The expression I am evaluating is (S .* (S * (d .* S))) * X
where
- S is a n x n symmetric matrix
- d is a n x 1 column vector
- X is a n x p matrix
- n>>p, e.g. n = 100, p = 10
I tried a naive loop-implementation and one using LoopVectorization and Tullio, but both are substantially slower than the naive evaluation of my expression.

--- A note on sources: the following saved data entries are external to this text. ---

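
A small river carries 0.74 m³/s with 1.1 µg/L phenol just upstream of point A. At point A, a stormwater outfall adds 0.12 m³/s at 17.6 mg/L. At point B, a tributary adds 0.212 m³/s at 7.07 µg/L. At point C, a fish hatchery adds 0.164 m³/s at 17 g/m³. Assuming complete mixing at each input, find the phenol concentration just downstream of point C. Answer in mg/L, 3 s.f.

3.97 mg/L

1.1 µg/L = 0.0011 mg/L.
After input A: C = (0.74·0.0011 + 0.12·17.6) / 0.86 = 2.457 mg/L.
7.07 µg/L = 0.00707 mg/L.
After input B: C = (0.86·2.457 + 0.212·0.00707) / 1.072 = 1.972 mg/L.
After input C: C = (1.072·1.972 + 0.164·17) / 1.236 = 3.966 mg/L.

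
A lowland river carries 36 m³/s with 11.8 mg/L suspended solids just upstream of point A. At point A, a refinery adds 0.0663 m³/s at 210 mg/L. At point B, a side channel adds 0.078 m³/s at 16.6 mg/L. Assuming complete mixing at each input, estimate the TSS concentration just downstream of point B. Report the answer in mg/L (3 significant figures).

After input A: C = (36·11.8 + 0.0663·210) / 36.07 = 12.16 mg/L.
After input B: C = (36.07·12.16 + 0.078·16.6) / 36.14 = 12.17 mg/L.

12.2 mg/L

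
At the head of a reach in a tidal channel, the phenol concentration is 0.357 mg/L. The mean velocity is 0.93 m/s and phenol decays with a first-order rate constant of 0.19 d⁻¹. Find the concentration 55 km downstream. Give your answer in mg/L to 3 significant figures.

Travel time t = 55 km / 0.93 m/s = 5.5e+04/0.93 = 5.914e+04 s = 0.6845 d.
First-order decay: C = 0.357·exp(−0.19·0.6845) = 0.357·0.878 = 0.3135 mg/L.

0.313 mg/L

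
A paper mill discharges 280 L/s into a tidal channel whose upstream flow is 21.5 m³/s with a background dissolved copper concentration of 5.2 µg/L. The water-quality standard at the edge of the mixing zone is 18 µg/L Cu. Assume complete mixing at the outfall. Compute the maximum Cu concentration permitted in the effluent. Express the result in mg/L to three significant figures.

1.00 mg/L

280 L/s = 0.28 m³/s.
5.2 µg/L = 0.0052 mg/L.
18 µg/L = 0.018 mg/L.
Mass balance: 0.018·21.78 = 0.28·Cₑ + 21.5·0.0052.
Cₑ = (0.392 − 0.1118) / 0.28 = 1.001 mg/L.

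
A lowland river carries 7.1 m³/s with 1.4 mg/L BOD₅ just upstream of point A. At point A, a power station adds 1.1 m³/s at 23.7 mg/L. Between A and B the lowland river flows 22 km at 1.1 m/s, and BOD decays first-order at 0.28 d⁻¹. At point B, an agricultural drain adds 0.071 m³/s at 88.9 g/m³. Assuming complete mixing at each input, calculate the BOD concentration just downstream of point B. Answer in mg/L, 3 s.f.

4.84 mg/L

After input A: C = (7.1·1.4 + 1.1·23.7) / 8.2 = 4.391 mg/L.
Over the 22 km reach to input B (t = 2e+04 s = 0.2315 d), decay gives C = 4.391·exp(−0.28·0.2315) = 4.116 mg/L.
After input B: C = (8.2·4.116 + 0.071·88.9) / 8.271 = 4.844 mg/L.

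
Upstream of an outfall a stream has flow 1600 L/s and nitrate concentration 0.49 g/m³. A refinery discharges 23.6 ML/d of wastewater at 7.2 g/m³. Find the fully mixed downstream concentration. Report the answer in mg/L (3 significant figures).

1.47 mg/L

23.6 ML/d = 0.2731 m³/s.
1600 L/s = 1.6 m³/s.
Flow-weighted mixing gives C = (0.2731·7.2 + 1.6·0.49) / (0.2731 + 1.6) = 2.751/1.873 = 1.468 mg/L.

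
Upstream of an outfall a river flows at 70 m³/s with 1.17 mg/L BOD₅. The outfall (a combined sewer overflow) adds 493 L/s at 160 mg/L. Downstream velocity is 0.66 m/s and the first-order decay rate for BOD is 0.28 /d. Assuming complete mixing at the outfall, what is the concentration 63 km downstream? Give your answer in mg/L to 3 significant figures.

1.67 mg/L

493 L/s = 0.493 m³/s.
After complete mixing, C₀ = (0.493·160 + 70·1.17) / 70.49 = 2.281 mg/L.
Travel time t = 6.3e+04 m / 0.66 m/s = 9.545e+04 s = 1.105 d.
C = 2.281·exp(−0.28·1.105) = 2.281·0.7339 = 1.674 mg/L.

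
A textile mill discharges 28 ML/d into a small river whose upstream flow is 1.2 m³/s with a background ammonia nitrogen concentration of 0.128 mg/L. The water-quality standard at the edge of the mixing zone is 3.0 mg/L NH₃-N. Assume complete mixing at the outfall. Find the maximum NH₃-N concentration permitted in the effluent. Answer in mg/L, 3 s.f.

13.6 mg/L

28 ML/d = 0.3241 m³/s.
Mass balance: 3·1.524 = 0.3241·Cₑ + 1.2·0.128.
Cₑ = (4.572 − 0.1536) / 0.3241 = 13.63 mg/L.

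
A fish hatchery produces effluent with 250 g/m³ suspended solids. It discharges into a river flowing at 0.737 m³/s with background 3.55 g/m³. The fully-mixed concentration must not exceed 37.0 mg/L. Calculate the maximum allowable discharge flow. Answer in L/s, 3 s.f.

Mass balance at complete mixing: C_std·(Q_w + Q_r) = Q_w·C_e + Q_r·C_b.
Rearranging, Q_w = Q_r·(C_std − C_b)/(C_e − C_std) = 0.737·(37 − 3.55) / (250 − 37) = 0.1157 m³/s.
= 115.7 L/s.

116 L/s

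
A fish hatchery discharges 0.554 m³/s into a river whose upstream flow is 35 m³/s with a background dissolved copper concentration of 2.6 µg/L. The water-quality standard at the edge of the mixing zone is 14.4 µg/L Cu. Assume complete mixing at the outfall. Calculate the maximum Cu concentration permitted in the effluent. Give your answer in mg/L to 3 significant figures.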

Below is a code example:
using BenchmarkTools, Random, Tullio, LoopVectorization;
Random.seed!(1);
n = 100;
p = 10;
S = randn(n,n);
S = S'*S;
d = randn(n);
X = randn(n,p);
function naive_loop(S::Array{T,2},d::Vector{T},X::Array{T,2}) where T
out = similar(X)
@inbounds for i in 1:size(S,1)
@inbounds for l in 1:size(X,2)
out[i,l] = naive_inner_loop(S,d,X,i,l)
end
end
out
end
function naive_inner_loop(S::Array{T,2},d::Vector{T},X::Array{T,2},i::Int,l::Int) where T
r = zero(T)
@inbounds for j in 1:size(S,1)
@inbounds for k in 1:size(S,1)
r += S[i,j]*S[i,k]*S[j,k]*d[k]*X[j,l]
end
end
r
end
function tullio_loop(S::Array{T,2},d::Vector{T},X::Array{T,2}) where T
@tullio out[i,l] := @inbounds S[j,i]*S[k,i]*S[j,k]*d[k]*X[j,l]
end
@assert naive_loop(S,d,X) ≈ tullio_loop(S,d,X);
@assert tullio_loop(S,d,X) ≈ (S .* (S * (d .* S))) * X ;
@btime naive_loop($S,$d,$X) ;
# 10.543 ms (1 allocation: 7.94 KiB)
@btime tullio_loop($S,$d,$X) ;
# 1.306 ms (50 allocations: 10.56 KiB)
@btime ($S .* ($S * ($d .* $S))) * $X;
# 81.802 μs (7 allocations: 242.45 KiB)
Any help on how to speed up this operation is much appreciated.
Best regards,
Philipp